Given these numbers, your Underwater Basket Weaving degree will still cost you $36,000 instead of $42,000 but your STEM degree? Well you still pay the same amount - call it $105,000 but what they gave you was only $42,000. So Yeah that works very well for them. Lots of subsidizing of 17th Century Lesbian Studies degrees. Yep Keep all those idiots who couldn't get a job in the real world employed teaching kids useless information, so they can create more over educated, useless people. Brilliant.
I can see one possible alternative to this - Adjust the salaries of the professors & staff to reflect the probable income of their students. The STEM folks still get screwed, but then I expect the number of professors willing to work for $18K*** a year for teaching Native American Lesbian History, might cause a few to retire. Which might reduce the number of useless degrees in the world. Another possibility to increase the payback % and or lengthen the period.
Now if your Matt (see article above) you like the FAIRNESS of the whole thing so much your willing to overlook a few issues - like loosing money - or forcing one set of students (the smart ones) subsidize the a larger set of students (the lazy or not so bright ones).

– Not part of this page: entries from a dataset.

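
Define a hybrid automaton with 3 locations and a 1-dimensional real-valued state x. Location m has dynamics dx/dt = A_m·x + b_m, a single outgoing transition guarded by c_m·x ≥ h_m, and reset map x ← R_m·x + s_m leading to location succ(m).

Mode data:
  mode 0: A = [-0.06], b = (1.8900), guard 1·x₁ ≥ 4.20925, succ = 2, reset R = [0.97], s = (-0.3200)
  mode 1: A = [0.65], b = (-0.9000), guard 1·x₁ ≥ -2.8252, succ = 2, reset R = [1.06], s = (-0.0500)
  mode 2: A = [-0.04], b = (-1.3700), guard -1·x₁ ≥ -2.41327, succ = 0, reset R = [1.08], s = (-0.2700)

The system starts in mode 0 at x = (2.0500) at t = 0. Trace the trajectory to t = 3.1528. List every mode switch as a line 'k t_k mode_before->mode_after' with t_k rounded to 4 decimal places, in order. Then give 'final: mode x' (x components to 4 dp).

1 1.2691 0->2
2 2.1729 2->0
final: 0 4.0015

Mode 0: guard c·x = 4.2092 hit at Δt = 1.2691 (t = 1.2691), x⁻ = (4.2092) → reset → x⁺ = (3.7630), jump to mode 2
Mode 2: guard c·x = -2.4133 hit at Δt = 0.9038 (t = 2.1729), x⁻ = (2.4133) → reset → x⁺ = (2.3363), jump to mode 0
Mode 0: flow for 0.9799 to horizon, guard not reached → x = (4.0015)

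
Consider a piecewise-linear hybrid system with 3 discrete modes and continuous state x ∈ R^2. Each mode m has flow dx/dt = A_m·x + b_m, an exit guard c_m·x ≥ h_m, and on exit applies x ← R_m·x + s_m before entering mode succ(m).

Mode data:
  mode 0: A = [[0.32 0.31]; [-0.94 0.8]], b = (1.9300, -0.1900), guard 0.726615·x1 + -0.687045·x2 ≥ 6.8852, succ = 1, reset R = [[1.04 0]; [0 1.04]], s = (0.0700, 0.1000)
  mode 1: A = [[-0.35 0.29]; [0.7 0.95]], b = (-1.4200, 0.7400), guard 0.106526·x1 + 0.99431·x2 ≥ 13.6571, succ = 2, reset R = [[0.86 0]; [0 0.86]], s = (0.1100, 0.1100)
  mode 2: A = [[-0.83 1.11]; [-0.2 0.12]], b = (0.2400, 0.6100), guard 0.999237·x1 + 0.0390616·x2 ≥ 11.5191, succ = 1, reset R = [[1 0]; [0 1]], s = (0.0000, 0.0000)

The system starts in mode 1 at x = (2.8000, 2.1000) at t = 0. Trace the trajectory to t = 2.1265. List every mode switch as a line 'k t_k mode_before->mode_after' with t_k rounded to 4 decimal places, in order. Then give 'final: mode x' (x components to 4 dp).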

He has another article here that show's he really has put some though into this - and it could possibly work but he seems to think that the folks who are smart and work really hard should subsidize the rest. Even though his math works better then the Oregon Governments, he still thinks it FREE - it's not FREE Matt! Doesn't mean it's a bad idea - I just don't care for the implementation. It doesn't take into account future value of the money you spend today and will continue to spend until you have a crop of graduates. So there's a lot of money tied up with NO return on investment for 4 or 5 years and even then the ROI is pretty low - so low that only a Government is going to do it (which should tell you something right there). It doesn't take into account that a Degree in Chemical Engineering is considerably more difficult that a degree in Art History. Or that it's going to cost the CE a lot more money. There's an awful lot of socialist/communist type Fairness going on here - You're smart and worked really hard so of course you should subsidize those of us who aren't or don't. That's not fairness - that's slavery.
If you want it to be fair then everyone should pay the same amount, rich/poor, hard working/lazy. The product is the same right? It's a college degree. If your going to charge considerably more for STEM degrees because they have a significantly higher intrinsic value then perhaps that should be reflected in the school budgets and salaries?
* Some assumptions - OSU suggests that Tuition and Books will cost the average (in state) student approximately $10,500 per year. If you add in room and board that's another $10,587 THIS YEAR, anyone seeing these costs going down? So depending on what they cover, and let's assume its tuition, books, supplies, and boarding then the layout is about $21,000 a year. - Four years - $84,000.
**They're only going to cover Tuition and Books - so $10,500 You still need to come up with the rest. - using OSU's numbers that's only another $10,500 a year - piece of cake right?
*** Yes - I just made that number up - I did no MATH - you should be used to that by now, it's what Congress and the Media do all the time.